Penulis: Novi Keristina Giawa
Instansi: Universitas Pamulang

MEDIASEMBILAN.COM – Hai, teman-teman! Kita semua pasti pernah merasa stres di tempat kerja, bukan? seperti deadline, tumpukan pekerjaan, atau atasan yang selalu menuntut lebih. Stres kerja bisa membuat kita menjadi tidak produktif, bahkan mempengaruhi kesehatan fisik dan mental.

Yuk, kita bahas bersama mengenai penyebab stres kerja, dampak, dan gimana cara mengatasinya agar kita bisa tetap sehat dan bahagia saat bekerja.

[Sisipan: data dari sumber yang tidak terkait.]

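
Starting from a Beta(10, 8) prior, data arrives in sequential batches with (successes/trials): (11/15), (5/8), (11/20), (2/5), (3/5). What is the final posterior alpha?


In sequential Bayesian updating, we sum all successes.
Total successes = 32
Final alpha = 10 + 32 = 42

42


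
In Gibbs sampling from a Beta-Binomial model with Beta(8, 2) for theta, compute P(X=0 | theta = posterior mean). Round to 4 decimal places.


Posterior mean = alpha/(alpha+beta) = 8/10 = 0.8
P(X=0|theta=mean) = 1 - theta = 0.2

0.2


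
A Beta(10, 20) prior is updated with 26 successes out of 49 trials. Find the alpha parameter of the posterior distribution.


In the Beta-Binomial conjugate update:
alpha_post = alpha_prior + successes
= 10 + 26
= 36

36


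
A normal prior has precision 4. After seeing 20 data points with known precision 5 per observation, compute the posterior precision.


In the conjugate normal model, precisions add:
tau_posterior = tau_prior + n * tau_data
= 4 + 20*5 = 104

104


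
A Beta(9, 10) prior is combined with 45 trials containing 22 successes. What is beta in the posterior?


In conjugate updating:
beta_posterior = beta_prior + (n - k)
= 10 + (45 - 22)
= 10 + 23 = 33

33


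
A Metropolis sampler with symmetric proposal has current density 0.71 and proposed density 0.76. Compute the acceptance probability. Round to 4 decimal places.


For symmetric proposals, acceptance = min(1, pi(x*)/pi(x))
= min(1, 0.76/0.71)
= min(1, 1.0704) = 1.0

1.0


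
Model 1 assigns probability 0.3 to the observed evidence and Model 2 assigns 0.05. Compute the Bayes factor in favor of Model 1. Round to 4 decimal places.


BF = P(data|M1) / P(data|M2)
= 0.3 / 0.05 = 6.0

6.0


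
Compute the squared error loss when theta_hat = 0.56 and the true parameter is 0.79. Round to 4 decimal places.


L = (theta_hat - theta_true)^2
= (0.56 - 0.79)^2
= -0.23^2 = 0.0529

0.0529


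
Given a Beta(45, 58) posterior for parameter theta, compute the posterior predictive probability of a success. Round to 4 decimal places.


For a Beta-Bernoulli model, the predictive probability is the mean:
P(success) = 45/(45+58) = 45/103 = 0.4369

0.4369


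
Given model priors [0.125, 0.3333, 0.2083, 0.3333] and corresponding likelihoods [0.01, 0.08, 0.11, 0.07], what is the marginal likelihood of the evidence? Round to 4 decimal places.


P(E) = sum_i P(M_i) P(E|M_i)
= 0.0013 + 0.0267 + 0.0229 + 0.0233
= 0.0742

0.0742


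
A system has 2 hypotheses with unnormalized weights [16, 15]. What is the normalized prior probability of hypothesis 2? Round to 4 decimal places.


The normalized prior is the weight divided by the total.
Total weight = 31
P(H2) = 15 / 31 = 0.4839

0.4839


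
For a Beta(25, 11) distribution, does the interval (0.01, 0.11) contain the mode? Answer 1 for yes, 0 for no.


Mode of Beta(a,b) = (a-1)/(a+b-2)
= (25-1)/(25+11-2) = 0.7059
Check: 0.01 <= 0.7059 <= 0.11?
Result: 0

0


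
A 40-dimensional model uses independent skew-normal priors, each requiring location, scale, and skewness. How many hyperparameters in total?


Per parameter: 3 (location, scale, and skewness).
Total = 40 * 3 = 120

120


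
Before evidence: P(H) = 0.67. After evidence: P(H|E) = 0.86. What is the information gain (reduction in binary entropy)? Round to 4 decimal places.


Prior entropy = 0.9149
Posterior entropy = 0.5842
Information gain = 0.9149 - 0.5842 = 0.3307

0.3307


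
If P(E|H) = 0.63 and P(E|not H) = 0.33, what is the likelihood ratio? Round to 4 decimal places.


Likelihood ratio = P(E|H) / P(E|not H)
= 0.63 / 0.33
= 1.9091

1.9091


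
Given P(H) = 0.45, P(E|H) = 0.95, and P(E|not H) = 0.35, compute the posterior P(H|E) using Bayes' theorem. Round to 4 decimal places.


By Bayes' theorem: P(H|E) = P(E|H)*P(H) / P(E)
P(E) = P(E|H)*P(H) + P(E|not H)*P(not H)
P(E) = 0.95*0.45 + 0.35*0.55 = 0.62
P(H|E) = 0.95*0.45 / 0.62 = 0.6895

0.6895


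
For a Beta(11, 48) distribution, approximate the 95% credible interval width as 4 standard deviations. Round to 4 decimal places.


Variance of Beta(a,b) = ab / ((a+b)^2 * (a+b+1))
= 11*48 / ((59)^2 * 60)
= 0.0025
SD = sqrt(0.0025) = 0.0503
Width = 4 * SD = 0.2011

0.2011


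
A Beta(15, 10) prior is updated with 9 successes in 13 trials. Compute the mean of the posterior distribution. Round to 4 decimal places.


After update: Beta(24, 14)
Mean = 24 / (24 + 14) = 24 / 38
= 0.6316

0.6316


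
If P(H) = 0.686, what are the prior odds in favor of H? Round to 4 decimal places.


Prior odds = P(H) / (1 - P(H))
= 0.686 / 0.314
= 2.1847

2.1847


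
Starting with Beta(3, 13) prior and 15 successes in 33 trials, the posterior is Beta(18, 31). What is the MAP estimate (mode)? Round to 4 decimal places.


The mode of Beta(a, b) when a > 1 and b > 1 is (a-1)/(a+b-2)
= (18 - 1) / (18 + 31 - 2)
= 17 / 47
= 0.3617

0.3617


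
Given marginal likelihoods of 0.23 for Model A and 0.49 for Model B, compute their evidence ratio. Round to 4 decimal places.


Ratio = ML(A) / ML(B) = 0.23/0.49
= 0.4694

0.4694


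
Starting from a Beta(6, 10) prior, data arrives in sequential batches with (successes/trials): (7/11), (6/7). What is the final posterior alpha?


In sequential Bayesian updating, we sum all successes.
Total successes = 13
Final alpha = 6 + 13 = 19

19


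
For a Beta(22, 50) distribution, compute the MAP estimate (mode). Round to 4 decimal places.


MAP = mode = (a-1)/(a+b-2)
= (22-1)/(22+50-2)
= 21/70 = 0.3

0.3


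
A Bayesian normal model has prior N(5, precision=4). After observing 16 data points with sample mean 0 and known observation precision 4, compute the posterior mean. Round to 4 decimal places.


Posterior mean = (prior_precision * prior_mean + n * data_precision * data_mean) / (prior_precision + n * data_precision)
Numerator = 4*5 + 16*4*0 = 20
Denominator = 4 + 16*4 = 68
Posterior mean = 0.2941

0.2941


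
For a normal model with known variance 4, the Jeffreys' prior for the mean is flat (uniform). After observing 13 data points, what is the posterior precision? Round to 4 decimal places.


Jeffreys' prior for normal mean (known variance) is flat.
Prior precision = 0.
Posterior precision = prior_prec + n/sigma^2 = 0 + 13/4
= 3.25

3.25


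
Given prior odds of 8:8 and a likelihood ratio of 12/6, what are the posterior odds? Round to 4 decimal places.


Posterior odds = prior odds * LR
Prior odds = 8/8 = 1.0
LR = 12/6 = 2.0
Posterior odds = 1.0 * 2.0 = 2.0

2.0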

Pada artikel ini akan membahas tantangan yang dihadapi oleh Generasi Z di tempat kerja, terutama terkait dengan stres kerja dan dampaknya terhadap performa kerja.

Generasi Z, yang lahir antara pertengahan 1990-an hingga awal 2010-an, dikenal sebagai generasi digital native yang memiliki akses luas terhadap teknologi dan informasi. Namun, mereka juga menghadapi tekanan yang signifikan akibat tuntutan untuk selalu terhubung dan beradaptasi dengan perubahan teknologi yang cepat.

Menurut survei Cigna International Health tahun 2023, sekitar 91% pekerja berusia 18 hingga 24 tahun mengalami stres, dengan faktor penyebab utama termasuk gaji yang tidak memadai, tekanan dari atasan, dan prospek karir yang tidak pasti. Penelitian juga menunjukkan bahwa hampir seperempat responden Gen Z mengalami stres yang tidak terkendali dan 98% mengalami gejala kelelahan.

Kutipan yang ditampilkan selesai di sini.